The second part of petitioner’s argument is that the agency improperly shifted “the burden of proof to petitioner to prove that the accusations lodged against her were untrue.” Petitioner points out that, among its reasons for rejecting the ALJ’s Recommended Decision, the agency noted four times that “there was no motive presented as to why [the witness] would fabricate [the allegations against petitioner].” Petitioner asserts that these four comments indicate that the burden of proof was improperly shifted to her. We find that this fabrication issue was not mentioned within the “Findings of Fact” or “Conclusions of Law” sections of the agency’s final decision. Instead, the four comments were mentioned in the “Memorandum” section of the agency’s final decision. Additionally, in that portion of its decision, the agency listed numerous other reasons for rejecting the ALJ’s Recommended Decision. Based on those reasons, it is clear that no burden was placed upon petitioner to prove a motive for fabrication. Rather, the lack of any proof of motive was merely one of many factors the agency considered in determining witness credibility.

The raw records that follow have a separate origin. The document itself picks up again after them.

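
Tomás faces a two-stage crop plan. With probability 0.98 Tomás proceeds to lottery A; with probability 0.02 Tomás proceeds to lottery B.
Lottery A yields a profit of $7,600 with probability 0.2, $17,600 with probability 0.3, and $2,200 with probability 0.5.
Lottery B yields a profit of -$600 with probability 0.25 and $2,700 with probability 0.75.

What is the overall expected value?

EV(A) = 0.2 × 7600 + 0.3 × 17600 + 0.5 × 2200 = 1520 + 5280 + 1100 = 7900
EV(B) = 0.25 × (-600) + 0.75 × 2700 = -150 + 2025 = 1875
Overall = 0.98 × 7900 + 0.02 × 1875 = 7742 + 37.5 = 7779.5

$7,779.50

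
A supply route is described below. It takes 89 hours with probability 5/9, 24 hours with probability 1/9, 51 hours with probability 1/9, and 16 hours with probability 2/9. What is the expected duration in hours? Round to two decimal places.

61.33 hours

EV = 5/9 × 89 + 1/9 × 24 + 1/9 × 51 + 2/9 × 16 = 49.4444 + 2.6667 + 5.6667 + 3.5556 = 61.3333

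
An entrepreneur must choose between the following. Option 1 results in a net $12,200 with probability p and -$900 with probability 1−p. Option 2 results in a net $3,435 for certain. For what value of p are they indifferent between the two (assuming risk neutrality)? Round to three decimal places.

p·12200 + (1−p)·(-900) = 3435
13100p − 900 = 3435
p = (3435 + 900) / 13100

p = 0.331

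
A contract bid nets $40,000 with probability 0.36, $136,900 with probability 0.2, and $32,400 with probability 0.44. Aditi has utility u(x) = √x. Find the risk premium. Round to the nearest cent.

$5,320.96

E[u] = 0.36·√40000 + 0.2·√136900 + 0.44·√32400 = 0.36·200 + 0.2·370 + 0.44·180 = 225.2
CE = (225.2)² = 50715.04
Risk premium = EV − CE = 56036 − 50715.04 = 5320.96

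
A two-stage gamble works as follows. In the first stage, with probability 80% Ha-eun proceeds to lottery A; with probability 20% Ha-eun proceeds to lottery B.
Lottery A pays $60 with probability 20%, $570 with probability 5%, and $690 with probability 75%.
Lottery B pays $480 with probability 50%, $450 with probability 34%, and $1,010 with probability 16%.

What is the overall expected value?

EV(A) = 0.2 × 60 + 0.05 × 570 + 0.75 × 690 = 12 + 28.5 + 517.5 = 558
EV(B) = 0.5 × 480 + 0.34 × 450 + 0.16 × 1010 = 240 + 153 + 161.6 = 554.6
Overall = 0.8 × 558 + 0.2 × 554.6 = 446.4 + 110.92 = 557.32

$557.32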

The only case petitioner cites on this issue is Dillingham v. N. C. Dep’t of Human Res., 132 N.C. App. 704, 513 S.E.2d 823 (1999). Petitioner quotes this Court’s holding in Dillingham as follows: “To the extent respondent agency’s final decision was based upon petitioner’s failure to present sufficient written evidence to support his claim that the asset transfers occurred for a purpose exclusive of eligibility for Medicaid benefits, the decision was affected by an error of law.” Id. at 711, 513 S.E.2d at 828 (emphasis in original). No improper shift in the burden of proof was at issue in Dillingham. Thus, the quotation, taken out of context, is irrelevant to the case sub judice. Our de novo review leads us to conclude that the agency’s final decision was not affected by errors of law.

Thus, we hold that the agency’s final decision is supported by substantial evidence, was neither arbitrary nor capricious, and was not affected by errors of law.

Affirmed.

Chief Judge EAGLES and Judge CAMPBELL concur.